WorkSafe's new health and safety regime will impose significant costs

Interest.co.nz
9 March, 2015

Imagine for a second that you are a small business owner, and one day while trawling through your emails, a bolt of lightning sizzles through the office window and strikes your assistant, killing him instantly.

Then to compound the situation, the telephone rings, and it is the police. They inform you that another employee is dead after her car struck a lamp post while on the way to work.

The two tragic events, which have a likelihood of 0.0004% and 0.01% chance, respectively, of occurring in a year, can only be regarded as the worst of all possible luck, right?

Wrong.

They are a result of your negligent behaviour as an employer, and you are liable for both deaths. So you better lawyer up quickly, start preparing shareholders for a hefty fine, and you might potentially have to tell the family that you’re going away for a few years.

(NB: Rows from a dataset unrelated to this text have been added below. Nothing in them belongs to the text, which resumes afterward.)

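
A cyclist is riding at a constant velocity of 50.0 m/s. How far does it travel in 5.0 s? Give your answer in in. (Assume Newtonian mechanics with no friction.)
d = vt (with unit conversion) = 9843.0 in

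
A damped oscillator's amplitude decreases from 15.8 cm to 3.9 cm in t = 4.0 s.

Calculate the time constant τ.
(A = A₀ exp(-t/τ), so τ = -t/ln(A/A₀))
A/A₀ = 3.9/15.8 = 0.2468; ln(A/A₀) = -1.399
τ = −t/ln(A/A₀) = −4.0/-1.399 = 2.859 s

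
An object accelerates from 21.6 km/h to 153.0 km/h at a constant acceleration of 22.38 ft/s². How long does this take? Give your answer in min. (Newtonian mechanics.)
t = (v - v₀)/a (with unit conversion) = 0.08918 min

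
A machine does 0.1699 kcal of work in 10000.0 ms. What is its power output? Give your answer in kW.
P = W/t = 710.9 J / 10 s = 71.09 W = 0.07109 kW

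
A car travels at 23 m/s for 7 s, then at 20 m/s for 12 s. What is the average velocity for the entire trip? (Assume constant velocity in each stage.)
d₁ = v₁t₁ = 23 × 7 = 161 m
d₂ = v₂t₂ = 20 × 12 = 240 m
d_total = 401 m, t_total = 19 s
v_avg = d_total/t_total = 401/19 = 21.11 m/s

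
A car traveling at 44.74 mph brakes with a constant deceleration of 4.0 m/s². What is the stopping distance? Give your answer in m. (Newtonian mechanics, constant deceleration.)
d = v₀² / (2a) (with unit conversion) = 50.0 m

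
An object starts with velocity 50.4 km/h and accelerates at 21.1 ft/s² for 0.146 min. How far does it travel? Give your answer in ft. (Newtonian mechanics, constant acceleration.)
d = v₀t + ½at² (with unit conversion) = 1212.0 ft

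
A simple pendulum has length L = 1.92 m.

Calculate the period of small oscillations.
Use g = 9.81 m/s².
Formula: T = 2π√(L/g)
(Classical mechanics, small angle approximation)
T = 2π√(L/g) = 2π√(1.92/9.81) = 2.78 s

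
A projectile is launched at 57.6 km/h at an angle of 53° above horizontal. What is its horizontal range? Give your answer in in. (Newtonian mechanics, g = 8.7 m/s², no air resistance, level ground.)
R = v₀² sin(2θ) / g (with unit conversion) = 1114.0 in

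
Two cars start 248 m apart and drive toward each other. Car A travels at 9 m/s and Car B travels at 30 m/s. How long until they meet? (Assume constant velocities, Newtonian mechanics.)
Combined speed: v_combined = 9 + 30 = 39 m/s
Time to meet: t = d/39 = 248/39 = 6.36 s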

At least that is what can be extrapolated from the recent announcement that Worksafe NZ, the workplace health and safety watchdog, has laid charges against the Ministry of Social Development (MSD) for a shooting at an Ashburton Work and Income office last year.

Worksafe was established in the wake of the Pike River Mine disaster as means of improving health and safety practices in New Zealand. The shift has also introduced radical new measures such as holding management and directors directly accountable for any breaches of the health and safety law within their organisations.

Two people were murdered and one seriously wounded in the Ashburton incident when a balaclava clad man wordlessly walked into the office with a shotgun and started firing. John Tully, a homeless 48 year old man, was later arrested and charged with the crimes. He was previously evicted from the office, and appears to have had a long running dispute with Housing New Zealand over his inability to secure state sponsored accommodation.

The deaths are undoubtedly tragic, but are they the fault of MSD? The family of one of the victims doesn’t think so, and has gone on record to say that “nobody could foresee what was going to happen that day”. However, Worksafe believes that MSD failed to take all practical steps to ensure the safety of their employees while at work.

But what exactly is “all practical steps” in the case of a person who walks into an office and shoots someone?

Since there was already a security guard on site, and an entry barrier can be circumvented by concealing the weapon under a coat, you can only assume that Worksafe are talking about a bulletproof screen of some kind. Perhaps even metal detectors.

Should the regulator successfully prosecute MSD it would imply that every Work and Income office in the country would have to instal these measures, at the cost of millions to the taxpayer.

But while costs would be astronomical, the upside is that it might reduce your chances of being murdered in New Zealand, which stood at 0.001% in 2012. Well, in a WINZ office at least.

Extrapolating the logic further, other government departments and private businesses that have a history of disgruntled employees and customers will have to take similar steps to ensure “all practical steps” have been taken to eliminate workplace risk, no matter how unlikely.

Banks will look like prison visiting rooms, bus drivers will have to be armed, and the iconic fish and chips experience will be akin to a visit from the bomb squad.

If this scenario sounds like an absurdity, it is because it is. It is a sign that the “elf and safety” madness that has gripped places like the United Kingdom is about to start squeezing here. Soon we’ll be banning candyfloss on sticks for fear of impaling people, forcing children to wear goggles for marble games, and banishing kettles from hotel rooms so guests don’t burn themselves when making a cup of tea. These are all actual examples from the UK.

Just switching to Worksafe’s new health and safety regime is likely to impose a significant cost on the economy. There is no exact figure available as yet, but in New South Wales it was estimated that a similar regulatory change would cost A$3.4 billion over five years. The bulk of this would fall on small firms that employ less than 20 people because they will have to hire external consultants to advise them on how to be compliant.

New Zealand could face comparable regulatory costs from the change, and this is before the unintended costs of decisions like the one outlined above are taken into account.

If decisions like this are allowed to fly unchallenged by clear thinking, we might as well shut up shop and mothball the economy right now in the face of a regulator that has zero tolerance for risk in the workplace, no matter how unlikely.

That health and safety practices in New Zealand could be improved is certainly open to rational discussion and analysis, particularly where fatalities are concerned. But the costs imposed by the regulator’s actions also need to be considered, and a balance struck.

I suspect we are going to see a strong pushback from MSD on this issue. And while my better nature would like to think it will be motivated by the absurdity of the situation, my more pragmatic side suspects it will be because Minister for Social Development Anne Tolley is personally liable for health and safety breaches under the new Worksafe rules.

Were I not an atheist, I might thank god that Worksafe has used this terrible case to pick a fight with the government.